Gary Sheffield
Forgotten Victory
Generally speaking, before 1914 the army was recruited from the top and bottom of society. For many years, 'respectable' working class families looked down on the type of man who filled the ranks of the army. The officer corps was recruited from a fairly narrow socially elite group, defined by money, education and birth. While it was possible for a working class ranker to be commissioned—famously, 'Wully' Robertson went from private to field marshal—it was difficult. There was little room for the middle classes, although many were to be found in the ranks and officers' messes of the Territorial Force. So Kitchener's expansion of the army in autumn 1914 brought into the ranks many men who in peacetime would never have dreamed of joining the army. In the 16th Manchesters (1st Manchester Pals) 'all classes mingled in the ranks. The packer from the basement and the commissionaire from the door were, as often as not, put in command of their seniors in the warehouse.'
Upper class ex-public schoolboys have come to symbolise the British army in the First World War. In reality the social base of the British officer corps began to broaden from the very beginning of the war, as Kitchener reached far beyond the traditional officer-producing classes to find leaders for his New Armies. By the mid-war period a rough meritocracy had emerged, in which rankers who had demonstrated leadership potential on the battlefield were sent for officer training more or less regardless of social background. From 1916 onwards almost every officer candidate passed through Officer Cadet Battalions, often based in Oxbridge colleges or similar places. Such men were given crash courses in officership, which included passing on the paternalistic ethos of the pre-war officer corps. Only about 2 per cent of those commissioned in 1913 had passed through the ranks, while about 38 per cent of officers demobilised at the end of the war had working class or lower middle class occupations.

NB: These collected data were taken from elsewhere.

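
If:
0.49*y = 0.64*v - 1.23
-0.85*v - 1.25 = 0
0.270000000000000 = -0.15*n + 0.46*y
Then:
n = -15.39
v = -1.47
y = -4.43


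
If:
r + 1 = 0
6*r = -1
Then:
No Solution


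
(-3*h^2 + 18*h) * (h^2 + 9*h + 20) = -3*h^4 - 9*h^3 + 102*h^2 + 360*h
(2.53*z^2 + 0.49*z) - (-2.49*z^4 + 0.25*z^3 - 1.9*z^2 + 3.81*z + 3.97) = 2.49*z^4 - 0.25*z^3 + 4.43*z^2 - 3.32*z - 3.97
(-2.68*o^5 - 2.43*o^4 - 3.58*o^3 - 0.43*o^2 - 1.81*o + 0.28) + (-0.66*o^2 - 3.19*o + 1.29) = -2.68*o^5 - 2.43*o^4 - 3.58*o^3 - 1.09*o^2 - 5.0*o + 1.57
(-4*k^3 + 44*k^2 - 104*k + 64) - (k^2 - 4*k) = -4*k^3 + 43*k^2 - 100*k + 64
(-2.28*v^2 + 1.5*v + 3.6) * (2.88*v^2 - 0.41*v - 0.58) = -6.5664*v^4 + 5.2548*v^3 + 11.0754*v^2 - 2.346*v - 2.088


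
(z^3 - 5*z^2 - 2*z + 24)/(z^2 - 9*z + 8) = (z^3 - 5*z^2 - 2*z + 24)/(z^2 - 9*z + 8)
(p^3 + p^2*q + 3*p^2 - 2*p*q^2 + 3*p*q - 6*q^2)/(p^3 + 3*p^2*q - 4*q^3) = (p + 3)/(p + 2*q)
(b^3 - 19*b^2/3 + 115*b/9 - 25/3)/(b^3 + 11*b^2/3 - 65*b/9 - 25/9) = (3*b^2 - 14*b + 15)/(3*b^2 + 16*b + 5)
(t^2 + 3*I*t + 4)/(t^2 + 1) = (t + 4*I)/(t + I)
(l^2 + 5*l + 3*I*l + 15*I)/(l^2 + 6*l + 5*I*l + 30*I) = (l^2 + l*(5 + 3*I) + 15*I)/(l^2 + l*(6 + 5*I) + 30*I)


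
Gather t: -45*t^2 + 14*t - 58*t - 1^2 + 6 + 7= -45*t^2 - 44*t + 12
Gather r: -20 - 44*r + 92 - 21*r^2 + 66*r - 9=-21*r^2 + 22*r + 63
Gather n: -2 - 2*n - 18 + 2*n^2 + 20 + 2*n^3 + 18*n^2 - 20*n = 2*n^3 + 20*n^2 - 22*n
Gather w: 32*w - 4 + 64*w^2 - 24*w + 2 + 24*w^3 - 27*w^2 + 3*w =24*w^3 + 37*w^2 + 11*w - 2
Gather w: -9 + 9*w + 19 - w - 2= 8*w + 8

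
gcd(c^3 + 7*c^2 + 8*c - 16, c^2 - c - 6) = 1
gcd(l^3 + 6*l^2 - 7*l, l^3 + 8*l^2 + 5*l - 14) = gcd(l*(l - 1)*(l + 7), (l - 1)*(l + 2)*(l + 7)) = l^2 + 6*l - 7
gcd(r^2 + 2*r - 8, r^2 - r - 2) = r - 2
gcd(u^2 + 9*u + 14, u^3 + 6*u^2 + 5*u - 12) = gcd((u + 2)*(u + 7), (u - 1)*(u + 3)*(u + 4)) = 1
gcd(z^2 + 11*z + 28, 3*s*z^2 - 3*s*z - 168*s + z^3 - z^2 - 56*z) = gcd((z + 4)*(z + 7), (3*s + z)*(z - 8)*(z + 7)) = z + 7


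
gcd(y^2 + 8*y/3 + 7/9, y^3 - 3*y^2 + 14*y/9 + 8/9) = y + 1/3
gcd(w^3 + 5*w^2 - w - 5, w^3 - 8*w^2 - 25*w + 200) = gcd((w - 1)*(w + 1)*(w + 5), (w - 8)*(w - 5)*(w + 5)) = w + 5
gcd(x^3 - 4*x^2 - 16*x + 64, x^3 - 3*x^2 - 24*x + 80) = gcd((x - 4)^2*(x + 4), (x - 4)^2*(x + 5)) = x^2 - 8*x + 16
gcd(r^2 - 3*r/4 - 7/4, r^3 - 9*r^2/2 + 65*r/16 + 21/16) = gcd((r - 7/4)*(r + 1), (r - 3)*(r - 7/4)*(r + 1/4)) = r - 7/4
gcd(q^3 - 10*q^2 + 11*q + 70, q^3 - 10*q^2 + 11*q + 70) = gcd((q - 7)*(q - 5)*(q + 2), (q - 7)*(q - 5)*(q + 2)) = q^3 - 10*q^2 + 11*q + 70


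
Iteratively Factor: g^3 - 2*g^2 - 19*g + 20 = (g + 4)*(g^2 - 6*g + 5) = (g - 1)*(g + 4)*(g - 5)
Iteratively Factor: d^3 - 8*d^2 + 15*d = (d - 5)*(d^2 - 3*d) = (d - 5)*(d - 3)*(d)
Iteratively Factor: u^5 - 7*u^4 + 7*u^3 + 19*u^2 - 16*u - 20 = (u + 1)*(u^4 - 8*u^3 + 15*u^2 + 4*u - 20) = (u + 1)^2*(u^3 - 9*u^2 + 24*u - 20) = (u - 2)*(u + 1)^2*(u^2 - 7*u + 10) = (u - 2)^2*(u + 1)^2*(u - 5)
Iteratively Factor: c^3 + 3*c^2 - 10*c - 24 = (c - 3)*(c^2 + 6*c + 8) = (c - 3)*(c + 4)*(c + 2)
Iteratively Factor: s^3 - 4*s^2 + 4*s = (s - 2)*(s^2 - 2*s) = s*(s - 2)*(s - 2)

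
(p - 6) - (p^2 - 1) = -p^2 + p - 5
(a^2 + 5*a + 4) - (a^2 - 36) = 5*a + 40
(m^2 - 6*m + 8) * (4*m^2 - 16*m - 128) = 4*m^4 - 40*m^3 + 640*m - 1024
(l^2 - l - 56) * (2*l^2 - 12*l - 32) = 2*l^4 - 14*l^3 - 132*l^2 + 704*l + 1792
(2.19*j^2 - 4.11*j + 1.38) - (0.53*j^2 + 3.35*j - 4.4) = 1.66*j^2 - 7.46*j + 5.78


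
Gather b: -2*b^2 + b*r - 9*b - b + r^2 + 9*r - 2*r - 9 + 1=-2*b^2 + b*(r - 10) + r^2 + 7*r - 8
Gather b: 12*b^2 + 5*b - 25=12*b^2 + 5*b - 25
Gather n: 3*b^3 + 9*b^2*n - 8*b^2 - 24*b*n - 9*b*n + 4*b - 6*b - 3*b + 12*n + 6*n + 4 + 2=3*b^3 - 8*b^2 - 5*b + n*(9*b^2 - 33*b + 18) + 6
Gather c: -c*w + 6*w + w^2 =-c*w + w^2 + 6*w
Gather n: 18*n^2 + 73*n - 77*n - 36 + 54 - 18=18*n^2 - 4*n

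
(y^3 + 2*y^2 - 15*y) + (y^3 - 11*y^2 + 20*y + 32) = 2*y^3 - 9*y^2 + 5*y + 32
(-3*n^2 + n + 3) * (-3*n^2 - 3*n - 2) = 9*n^4 + 6*n^3 - 6*n^2 - 11*n - 6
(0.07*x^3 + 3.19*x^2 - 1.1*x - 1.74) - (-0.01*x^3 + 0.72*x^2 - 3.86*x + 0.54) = 0.08*x^3 + 2.47*x^2 + 2.76*x - 2.28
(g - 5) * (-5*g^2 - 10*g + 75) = -5*g^3 + 15*g^2 + 125*g - 375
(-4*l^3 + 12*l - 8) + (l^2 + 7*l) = -4*l^3 + l^2 + 19*l - 8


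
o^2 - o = o*(o - 1)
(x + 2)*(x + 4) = x^2 + 6*x + 8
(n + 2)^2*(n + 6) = n^3 + 10*n^2 + 28*n + 24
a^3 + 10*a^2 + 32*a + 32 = (a + 2)*(a + 4)^2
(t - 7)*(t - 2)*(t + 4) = t^3 - 5*t^2 - 22*t + 56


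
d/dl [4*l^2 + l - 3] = 8*l + 1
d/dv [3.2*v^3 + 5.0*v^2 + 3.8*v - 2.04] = 9.6*v^2 + 10.0*v + 3.8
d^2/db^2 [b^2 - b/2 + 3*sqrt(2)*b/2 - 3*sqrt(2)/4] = 2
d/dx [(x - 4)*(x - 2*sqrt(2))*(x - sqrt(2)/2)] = 3*x^2 - 8*x - 5*sqrt(2)*x + 2 + 10*sqrt(2)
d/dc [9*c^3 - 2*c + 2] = 27*c^2 - 2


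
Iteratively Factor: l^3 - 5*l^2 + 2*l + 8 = (l - 2)*(l^2 - 3*l - 4) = (l - 2)*(l + 1)*(l - 4)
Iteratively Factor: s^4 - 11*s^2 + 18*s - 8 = (s - 2)*(s^3 + 2*s^2 - 7*s + 4) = (s - 2)*(s - 1)*(s^2 + 3*s - 4) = (s - 2)*(s - 1)*(s + 4)*(s - 1)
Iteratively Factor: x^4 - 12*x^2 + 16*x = (x + 4)*(x^3 - 4*x^2 + 4*x) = (x - 2)*(x + 4)*(x^2 - 2*x) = (x - 2)^2*(x + 4)*(x)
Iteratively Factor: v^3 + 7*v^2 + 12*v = (v + 3)*(v^2 + 4*v) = (v + 3)*(v + 4)*(v)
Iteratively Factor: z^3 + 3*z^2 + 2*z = (z + 1)*(z^2 + 2*z) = (z + 1)*(z + 2)*(z)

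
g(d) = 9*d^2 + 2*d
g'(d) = 18*d + 2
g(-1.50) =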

In the course of the Great War 22.11 per cent of the United Kingdom's male population served in the British army, yet this did not represent a true 'cross-section' of society. Some geographic areas produced far more recruits than others. A battalion raised in a relatively thinly populated area, 9th Devons, included only about 80 natives of the county and had to be brought up to strength with men from London and Birmingham.